As a historian in an age when history was still dominated by studies of ‘Great Men’ and battles, John was ahead of his time in paying attention to the lives of ordinary people recounted in their own words.
‘Communities where an oral tradition predominates are so much out of the experience of the modern Western world that it is extremely difficult for anyone without first-hand knowledge to imagine how a language can be cultivated without being written to any extent, or what an oral literature is like, or how it is propagated and added to from generation to generation,’ he wrote.
To John the Gaelic mind existed in a vertical plane – it had ‘historical continuity and a religious sense’, whereas the consciousness of the modern West existed in a horizontal plane – it had breadth, it knew a little about a lot, but it was concerned with purely contemporary happenings which were forgotten soon after they happened. ‘There is a profound difference between the two attitudes, which represent the different spirits of different ages, and are very much in conflict.’

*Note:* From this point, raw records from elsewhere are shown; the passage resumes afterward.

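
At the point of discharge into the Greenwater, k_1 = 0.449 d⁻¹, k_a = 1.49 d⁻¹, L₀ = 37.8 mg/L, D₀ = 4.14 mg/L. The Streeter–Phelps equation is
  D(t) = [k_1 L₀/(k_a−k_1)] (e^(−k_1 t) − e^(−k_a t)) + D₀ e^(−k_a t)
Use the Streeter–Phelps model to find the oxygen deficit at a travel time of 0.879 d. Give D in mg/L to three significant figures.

D ≈ 7.70 mg/L

k_1 L₀/(k_a−k_1) = 0.449×37.8/(1.49−0.449) = 16.97/1.041 = 16.30 mg/L.
e^(−k_1 t) = e^(−0.449×0.8790) = 0.6739; e^(−k_a t) = e^(−1.49×0.8790) = 0.2699.
D = 16.30 × (0.6739 − 0.2699) + 4.14 × 0.2699 = 6.587 + 1.117 = 7.704 mg/L.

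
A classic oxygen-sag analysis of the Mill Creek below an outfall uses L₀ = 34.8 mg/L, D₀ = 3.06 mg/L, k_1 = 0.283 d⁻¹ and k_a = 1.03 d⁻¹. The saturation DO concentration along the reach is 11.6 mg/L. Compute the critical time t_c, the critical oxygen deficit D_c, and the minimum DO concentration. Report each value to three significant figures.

t_c ≈ 1.38 d; D_c ≈ 6.48 mg/L; min DO ≈ 5.12 mg/L

At the critical point dD/dt = 0, so k_1 L₀ e^(−k_1 t) = k_a D. Substituting D(t) from the Streeter–Phelps equation and solving for t gives
t_c = ln[(k_a/k_1)(1 − D₀(k_a−k_1)/(k_1 L₀))] / (k_a−k_1).
Here k_a−k_1 = 0.7470 d⁻¹ and 1 − D₀(k_a−k_1)/(k_1 L₀) = 1 − 3.06×0.7470/(0.283×34.8) = 0.7679, so
t_c = ln(3.640 × 0.7679) / 0.7470 = 1.028 / 0.7470 = 1.376 d.
D_c = (k_1/k_a) L₀ e^(−k_1 t_c) = (0.283/1.03) × 34.8 × e^(−0.283×1.376) = 0.2748 × 34.8 × 0.6775 = 6.478 mg/L.
Minimum DO = C_s − D_c = 11.6 − 6.478 = 5.122 mg/L.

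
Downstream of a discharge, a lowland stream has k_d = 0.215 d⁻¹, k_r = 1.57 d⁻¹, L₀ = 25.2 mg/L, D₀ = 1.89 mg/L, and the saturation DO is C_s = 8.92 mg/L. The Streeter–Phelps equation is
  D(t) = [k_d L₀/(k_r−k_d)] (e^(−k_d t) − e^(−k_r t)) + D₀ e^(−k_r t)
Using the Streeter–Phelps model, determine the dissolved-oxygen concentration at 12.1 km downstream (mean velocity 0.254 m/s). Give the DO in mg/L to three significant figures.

DO ≈ 6.26 mg/L

Travel time t = x/v = 12.1 km / (0.254 m/s) = 12100 m / 0.254 m/s = 47640 s = 0.5514 d.
k_d L₀/(k_r−k_d) = 0.215×25.2/(1.57−0.215) = 5.418/1.355 = 3.999 mg/L.
e^(−k_d t) = e^(−0.215×0.5514) = 0.8882; e^(−k_r t) = e^(−1.57×0.5514) = 0.4208.
D = 3.999 × (0.8882 − 0.4208) + 1.89 × 0.4208 = 1.869 + 0.7953 = 2.664 mg/L.
DO = C_s − D = 8.92 − 2.664 = 6.256 mg/L.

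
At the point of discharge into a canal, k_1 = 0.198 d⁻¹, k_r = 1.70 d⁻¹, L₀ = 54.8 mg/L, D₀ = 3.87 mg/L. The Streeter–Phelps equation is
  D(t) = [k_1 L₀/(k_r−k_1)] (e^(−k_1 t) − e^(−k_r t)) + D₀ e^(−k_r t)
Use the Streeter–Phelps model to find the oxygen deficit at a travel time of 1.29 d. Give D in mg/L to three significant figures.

D ≈ 5.22 mg/L

k_1 L₀/(k_r−k_1) = 0.198×54.8/(1.70−0.198) = 10.85/1.502 = 7.224 mg/L.
e^(−k_1 t) = e^(−0.198×1.290) = 0.7746; e^(−k_r t) = e^(−1.70×1.290) = 0.1116.
D = 7.224 × (0.7746 − 0.1116) + 3.87 × 0.1116 = 4.790 + 0.4318 = 5.221 mg/L.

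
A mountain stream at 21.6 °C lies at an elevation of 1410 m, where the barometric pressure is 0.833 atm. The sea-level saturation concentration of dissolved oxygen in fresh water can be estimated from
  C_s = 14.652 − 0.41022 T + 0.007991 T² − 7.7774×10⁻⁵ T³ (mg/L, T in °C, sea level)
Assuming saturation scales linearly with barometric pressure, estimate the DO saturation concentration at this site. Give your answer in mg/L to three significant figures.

At sea level: C_s = 14.652 − 0.41022×21.6 + 0.007991×21.6² − 7.7774×10⁻⁵×21.6³ = 8.736 mg/L.
Pressure correction: C_s' = 8.736 × 0.833 = 7.277 mg/L.

C_s ≈ 7.28 mg/L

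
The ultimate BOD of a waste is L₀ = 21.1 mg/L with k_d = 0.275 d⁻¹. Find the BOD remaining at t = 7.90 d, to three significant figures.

L ≈ 2.40 mg/L

L_t = L₀ e^(−k_d t) = 21.1 × e^(−0.275×7.90) = 21.1 × 0.1139 = 2.403 mg/L.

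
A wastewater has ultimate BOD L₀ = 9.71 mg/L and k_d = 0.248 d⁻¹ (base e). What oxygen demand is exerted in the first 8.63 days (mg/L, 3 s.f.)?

y_t = L₀(1 − e^(−k_d t)) = 9.71 × (1 − e^(−0.248×8.63))
= 9.71 × (1 − 0.1176) = 9.71 × 0.8824 = 8.568 mg/L.

y ≈ 8.57 mg/L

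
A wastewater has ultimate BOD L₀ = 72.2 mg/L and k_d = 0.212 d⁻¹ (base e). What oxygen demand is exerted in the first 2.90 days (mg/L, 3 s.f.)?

y_t = L₀(1 − e^(−k_d t)) = 72.2 × (1 − e^(−0.212×2.90))
= 72.2 × (1 − 0.5407) = 72.2 × 0.4593 = 33.16 mg/L.

y ≈ 33.2 mg/L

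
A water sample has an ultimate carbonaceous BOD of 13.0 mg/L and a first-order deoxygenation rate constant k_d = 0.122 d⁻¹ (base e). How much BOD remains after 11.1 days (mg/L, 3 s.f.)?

L_t = L₀ e^(−k_d t) = 13.0 × e^(−0.122×11.1) = 13.0 × 0.2582 = 3.356 mg/L.

L ≈ 3.36 mg/L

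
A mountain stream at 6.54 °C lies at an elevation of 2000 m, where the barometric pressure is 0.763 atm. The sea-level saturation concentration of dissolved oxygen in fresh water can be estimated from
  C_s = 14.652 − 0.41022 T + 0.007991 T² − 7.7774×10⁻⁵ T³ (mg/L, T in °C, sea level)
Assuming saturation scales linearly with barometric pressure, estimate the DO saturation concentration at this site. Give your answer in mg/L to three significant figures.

At sea level: C_s = 14.652 − 0.41022×6.54 + 0.007991×6.54² − 7.7774×10⁻⁵×6.54³ = 12.29 mg/L.
Pressure correction: C_s' = 12.29 × 0.763 = 9.377 mg/L.

C_s ≈ 9.38 mg/L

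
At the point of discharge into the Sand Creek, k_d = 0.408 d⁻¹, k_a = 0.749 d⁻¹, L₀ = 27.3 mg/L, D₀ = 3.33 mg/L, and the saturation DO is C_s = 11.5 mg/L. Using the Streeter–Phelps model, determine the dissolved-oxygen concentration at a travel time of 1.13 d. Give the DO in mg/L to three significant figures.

DO ≈ 3.48 mg/L

k_d L₀/(k_a−k_d) = 0.408×27.3/(0.749−0.408) = 11.14/0.3410 = 32.66 mg/L.
e^(−k_d t) = e^(−0.408×1.130) = 0.6306; e^(−k_a t) = e^(−0.749×1.130) = 0.4290.
D = 32.66 × (0.6306 − 0.4290) + 3.33 × 0.4290 = 6.587 + 1.428 = 8.015 mg/L.
DO = C_s − D = 11.5 − 8.015 = 3.485 mg/L.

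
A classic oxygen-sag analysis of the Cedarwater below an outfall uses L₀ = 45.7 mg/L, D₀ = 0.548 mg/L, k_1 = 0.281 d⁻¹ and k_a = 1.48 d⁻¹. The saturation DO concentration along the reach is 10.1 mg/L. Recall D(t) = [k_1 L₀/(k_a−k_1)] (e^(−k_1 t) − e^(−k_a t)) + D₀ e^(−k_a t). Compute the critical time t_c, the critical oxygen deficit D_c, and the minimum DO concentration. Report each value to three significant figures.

t_c ≈ 1.34 d; D_c ≈ 5.95 mg/L; min DO ≈ 4.15 mg/L

t_c = [1/(k_a−k_1)] ln[(k_a/k_1)(1 − D₀(k_a−k_1)/(k_1 L₀))]
= [1/(1.48−0.281)] ln[(1.48/0.281)(1 − 0.548×1.199/(0.281×45.7))]
= (1/1.199) ln[5.267 × 0.9488] = 0.8340 × ln(4.997) = 0.8340 × 1.609 = 1.342 d.
D_c = (k_1/k_a) L₀ e^(−k_1 t_c) = (0.281/1.48) × 45.7 × e^(−0.281×1.342) = 0.1899 × 45.7 × 0.6859 = 5.951 mg/L.
Minimum DO = C_s − D_c = 10.1 − 5.951 = 4.149 mg/L.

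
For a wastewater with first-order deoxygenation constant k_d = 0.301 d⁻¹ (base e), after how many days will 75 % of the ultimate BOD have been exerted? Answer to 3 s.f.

y/L₀ = 1 − e^(−k_d t) = 0.75 ⇒ e^(−k_d t) = 0.250
t = −ln(0.250) / 0.301 = 1.386 / 0.301 = 4.606 d.

t ≈ 4.61 d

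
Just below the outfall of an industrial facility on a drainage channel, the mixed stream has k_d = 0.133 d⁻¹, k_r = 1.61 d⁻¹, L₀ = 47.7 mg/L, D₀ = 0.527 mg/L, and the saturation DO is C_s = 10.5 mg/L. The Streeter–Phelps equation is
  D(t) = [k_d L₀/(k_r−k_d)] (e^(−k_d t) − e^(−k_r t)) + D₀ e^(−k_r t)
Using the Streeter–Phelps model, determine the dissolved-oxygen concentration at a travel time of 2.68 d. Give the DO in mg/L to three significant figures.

k_d L₀/(k_r−k_d) = 0.133×47.7/(1.61−0.133) = 6.344/1.477 = 4.295 mg/L.
e^(−k_d t) = e^(−0.133×2.680) = 0.7002; e^(−k_r t) = e^(−1.61×2.680) = 0.01337.
D = 4.295 × (0.7002 − 0.01337) + 0.527 × 0.01337 = 2.950 + 0.007046 = 2.957 mg/L.
DO = C_s − D = 10.5 − 2.957 = 7.543 mg/L.

DO ≈ 7.54 mg/L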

Working in this ‘vertical plane’ could yield amazing results – storytellers in the Hebrides could go back 1,000 years to the Vikings for material for their stories, which they made vivid with a strong sense of reality. But these sources were not easy for the outsider to access. Recitals of oral tradition did not often take place in public, belonging to the fireside or everyday tasks such as rocking the cradle, milking the cows, waulking the home-made cloth, or rowing boats. To be present at these events required the collector to be trusted by the performers and invited into their homes or working lives, and that took time, patience and empathy.

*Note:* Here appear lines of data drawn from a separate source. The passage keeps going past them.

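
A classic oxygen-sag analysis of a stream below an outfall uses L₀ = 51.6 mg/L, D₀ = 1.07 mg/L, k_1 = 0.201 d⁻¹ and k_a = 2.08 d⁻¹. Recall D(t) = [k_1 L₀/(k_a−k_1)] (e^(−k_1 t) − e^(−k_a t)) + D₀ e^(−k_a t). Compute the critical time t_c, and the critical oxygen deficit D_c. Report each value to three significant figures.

At the critical point dD/dt = 0, so k_1 L₀ e^(−k_1 t) = k_a D. Substituting D(t) from the Streeter–Phelps equation and solving for t gives
t_c = ln[(k_a/k_1)(1 − D₀(k_a−k_1)/(k_1 L₀))] / (k_a−k_1).
Here k_a−k_1 = 1.879 d⁻¹ and 1 − D₀(k_a−k_1)/(k_1 L₀) = 1 − 1.07×1.879/(0.201×51.6) = 0.8062, so
t_c = ln(10.35 × 0.8062) / 1.879 = 2.121 / 1.879 = 1.129 d.
L(t_c) = L₀ e^(−k_1 t_c) = 51.6 × 0.7970 = 41.12 mg/L, and at the critical point k_a D_c = k_1 L, so D_c = (0.201/2.08) × 41.12 = 3.974 mg/L.

t_c ≈ 1.13 d; D_c ≈ 3.97 mg/L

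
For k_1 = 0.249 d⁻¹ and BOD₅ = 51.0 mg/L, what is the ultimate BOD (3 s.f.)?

BOD₅ = L₀(1 − e^(−5k_1)) ⇒ L₀ = BOD₅ / (1 − e^(−5×0.249))
= 51.0 / (1 − 0.2879) = 51.0 / 0.7121 = 71.62 mg/L.

L₀ ≈ 71.6 mg/L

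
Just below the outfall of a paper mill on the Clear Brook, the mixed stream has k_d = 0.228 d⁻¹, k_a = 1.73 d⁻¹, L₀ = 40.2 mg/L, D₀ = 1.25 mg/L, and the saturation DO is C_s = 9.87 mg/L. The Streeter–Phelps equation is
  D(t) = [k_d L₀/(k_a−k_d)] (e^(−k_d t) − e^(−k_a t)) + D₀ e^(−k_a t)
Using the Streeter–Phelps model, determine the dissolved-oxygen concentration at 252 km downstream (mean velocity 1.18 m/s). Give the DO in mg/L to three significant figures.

DO ≈ 6.46 mg/L

Travel time t = x/v = 252 km / (1.18 m/s) = 252000 m / 1.18 m/s = 213600 s = 2.472 d.
k_d L₀/(k_a−k_d) = 0.228×40.2/(1.73−0.228) = 9.166/1.502 = 6.102 mg/L.
e^(−k_d t) = e^(−0.228×2.472) = 0.5692; e^(−k_a t) = e^(−1.73×2.472) = 0.01390.
D = 6.102 × (0.5692 − 0.01390) + 1.25 × 0.01390 = 3.388 + 0.01737 = 3.406 mg/L.
DO = C_s − D = 9.87 − 3.406 = 6.464 mg/L.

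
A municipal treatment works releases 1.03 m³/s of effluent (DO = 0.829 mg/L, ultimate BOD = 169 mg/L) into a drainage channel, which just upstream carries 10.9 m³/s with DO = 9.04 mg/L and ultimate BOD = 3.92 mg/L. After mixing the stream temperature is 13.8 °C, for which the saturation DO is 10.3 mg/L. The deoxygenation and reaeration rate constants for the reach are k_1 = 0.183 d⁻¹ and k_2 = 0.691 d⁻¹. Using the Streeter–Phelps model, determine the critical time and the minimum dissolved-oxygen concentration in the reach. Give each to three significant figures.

Mixed DO = (10.9×9.04 + 1.03×0.829)/(10.9+1.03) = 99.39/11.93 = 8.331 mg/L.
Mixed L₀ = (10.9×3.92 + 1.03×169)/(11.93) = 216.8/11.93 = 18.17 mg/L.
Initial deficit D₀ = C_s − DO₀ = 10.3 − 8.331 = 1.969 mg/L.
t_c = (1/0.5080) ln[(0.691/0.183)(1 − 1.969×0.5080/(0.183×18.17))] = 1.969 × ln(2.640) = 1.911 d.
D_c = (0.183/0.691) × 18.17 × e^(−0.183×1.911) = 0.2648 × 18.17 × 0.7049 = 3.392 mg/L.
Minimum DO = 10.3 − 3.392 = 6.908 mg/L.

t_c ≈ 1.91 d; minimum DO ≈ 6.91 mg/L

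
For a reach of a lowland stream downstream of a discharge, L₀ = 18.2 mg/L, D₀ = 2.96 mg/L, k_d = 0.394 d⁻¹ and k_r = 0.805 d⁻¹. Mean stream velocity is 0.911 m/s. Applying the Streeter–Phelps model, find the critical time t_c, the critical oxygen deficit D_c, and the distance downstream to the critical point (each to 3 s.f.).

With k_r/k_d = 2.043 and 1 − D₀(k_r−k_d)/(k_d L₀) = 0.8303,
t_c = ln(2.043 × 0.8303) / (0.805 − 0.394) = ln(1.697) / 0.4110 = 0.5286/0.4110 = 1.286 d.
L(t_c) = L₀ e^(−k_d t_c) = 18.2 × 0.6025 = 10.96 mg/L, and at the critical point k_r D_c = k_d L, so D_c = (0.394/0.805) × 10.96 = 5.367 mg/L.
x_c = v t_c = 0.911 m/s × 1.286 d × 86400 s/d = 101200 m ≈ 101 km.

t_c ≈ 1.29 d; D_c ≈ 5.37 mg/L; x_c ≈ 101 km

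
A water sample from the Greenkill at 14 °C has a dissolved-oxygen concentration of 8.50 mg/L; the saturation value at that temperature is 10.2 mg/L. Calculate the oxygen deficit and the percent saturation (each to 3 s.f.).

D = C_s − C = 10.2 − 8.50 = 1.70 mg/L.
% saturation = 8.50/10.2 × 100 = 83.3 %.

D ≈ 1.70 mg/L; 83.3 % saturation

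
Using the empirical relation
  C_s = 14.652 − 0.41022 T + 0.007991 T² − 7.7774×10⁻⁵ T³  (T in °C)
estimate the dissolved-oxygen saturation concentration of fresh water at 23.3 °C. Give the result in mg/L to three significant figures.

C_s = 14.652 − 0.41022×23.3 + 0.007991×23.3² − 7.7774×10⁻⁵×23.3³ = 8.448 mg/L.

C_s ≈ 8.45 mg/L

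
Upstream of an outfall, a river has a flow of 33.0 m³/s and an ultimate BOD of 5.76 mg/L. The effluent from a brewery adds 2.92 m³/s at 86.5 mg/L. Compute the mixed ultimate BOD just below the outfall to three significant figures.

12.3 mg/L

Flow-weighted mixing: C = (Q_r C_r + Q_w C_w)/(Q_r + Q_w)
= (33.0×5.76 + 2.92×86.5)/(33.0 + 2.92) = 442.7/35.92 = 12.32 mg/L.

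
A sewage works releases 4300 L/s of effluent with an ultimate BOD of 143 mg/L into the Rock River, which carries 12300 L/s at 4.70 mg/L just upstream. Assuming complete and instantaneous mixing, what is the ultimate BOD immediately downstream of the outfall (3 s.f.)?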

The great treasure trove of folklore collected by both John and Margaret is testament to the trust and respect they inspired in Hebridean communities, and none more so than South Uist, and Barra.

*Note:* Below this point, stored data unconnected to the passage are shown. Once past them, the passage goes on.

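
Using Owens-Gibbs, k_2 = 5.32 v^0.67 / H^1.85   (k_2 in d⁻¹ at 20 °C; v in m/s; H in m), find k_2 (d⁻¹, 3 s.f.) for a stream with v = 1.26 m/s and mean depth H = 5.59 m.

k_2 ≈ 0.257 d⁻¹

k_2 = 5.32 × 1.26^0.67 / 5.59^1.85 = 5.32 × 1.167 / 24.14 = 0.2573 d⁻¹.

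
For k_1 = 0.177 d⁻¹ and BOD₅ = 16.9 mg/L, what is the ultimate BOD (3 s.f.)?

BOD₅ = L₀(1 − e^(−5k_1)) ⇒ L₀ = BOD₅ / (1 − e^(−5×0.177))
= 16.9 / (1 − 0.4127) = 16.9 / 0.5873 = 28.78 mg/L.

L₀ ≈ 28.8 mg/L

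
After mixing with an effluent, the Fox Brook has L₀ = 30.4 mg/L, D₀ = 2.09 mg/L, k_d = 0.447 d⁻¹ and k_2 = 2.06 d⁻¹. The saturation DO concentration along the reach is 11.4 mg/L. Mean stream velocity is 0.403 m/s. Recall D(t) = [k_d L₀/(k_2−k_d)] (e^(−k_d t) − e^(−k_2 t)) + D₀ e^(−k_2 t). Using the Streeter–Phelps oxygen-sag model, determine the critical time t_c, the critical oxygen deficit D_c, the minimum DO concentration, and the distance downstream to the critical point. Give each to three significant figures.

t_c ≈ 0.770 d; D_c ≈ 4.67 mg/L; min DO ≈ 6.73 mg/L; x_c ≈ 26.8 km

At the critical point dD/dt = 0, so k_d L₀ e^(−k_d t) = k_2 D. Substituting D(t) from the Streeter–Phelps equation and solving for t gives
t_c = ln[(k_2/k_d)(1 − D₀(k_2−k_d)/(k_d L₀))] / (k_2−k_d).
Here k_2−k_d = 1.613 d⁻¹ and 1 − D₀(k_2−k_d)/(k_d L₀) = 1 − 2.09×1.613/(0.447×30.4) = 0.7519, so
t_c = ln(4.609 × 0.7519) / 1.613 = 1.243 / 1.613 = 0.7705 d.
L(t_c) = L₀ e^(−k_d t_c) = 30.4 × 0.7086 = 21.54 mg/L, and at the critical point k_2 D_c = k_d L, so D_c = (0.447/2.06) × 21.54 = 4.675 mg/L.
Minimum DO = C_s − D_c = 11.4 − 4.675 = 6.725 mg/L.
x_c = v t_c = 0.403 m/s × 0.7705 d × 86400 s/d = 26830 m ≈ 26.8 km.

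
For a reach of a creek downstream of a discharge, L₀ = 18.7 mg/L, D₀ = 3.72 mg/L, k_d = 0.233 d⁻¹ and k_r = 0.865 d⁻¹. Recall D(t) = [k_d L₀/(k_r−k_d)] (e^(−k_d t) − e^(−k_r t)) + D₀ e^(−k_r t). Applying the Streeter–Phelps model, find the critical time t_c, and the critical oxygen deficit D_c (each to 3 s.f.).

t_c ≈ 0.848 d; D_c ≈ 4.13 mg/L

With k_r/k_d = 3.712 and 1 − D₀(k_r−k_d)/(k_d L₀) = 0.4604,
t_c = ln(3.712 × 0.4604) / (0.865 − 0.233) = ln(1.709) / 0.6320 = 0.5361/0.6320 = 0.8482 d.
L(t_c) = L₀ e^(−k_d t_c) = 18.7 × 0.8207 = 15.35 mg/L, and at the critical point k_r D_c = k_d L, so D_c = (0.233/0.865) × 15.35 = 4.134 mg/L.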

One inspirational storyteller was The Coddy (less often called by his real name, John MacPherson). It was The Coddy who not only provided John Campbell with accommodation in a guest house he ran at Northbay, but was to teach him Gaelic and help him achieve the blas, fluency with the spoken language which would enable him to communicate easily with native speakers. The Coddy would also provide invaluable contacts and information. He knew everyone in the islands, was an exceptional source of news and gossip and was one of the chief tradition bearers – the teller of innumerable stories from Barra’s history and culture. John immediately liked him and found in him, perhaps a little of the father’s discipline he had lacked so far. In their lessons, when John stumbled over a phrase and retreated into English, the Coddy would hold up his hand to stop him: ‘Abair siod fhathast, Iain.’ (‘Say that again, John.’). John called him King of Barra.
It was also The Coddy who provided a turning point in John’s own story. In March 1938 he gave him the news that the Isle of Canna was for sale and would shortly be going on the market.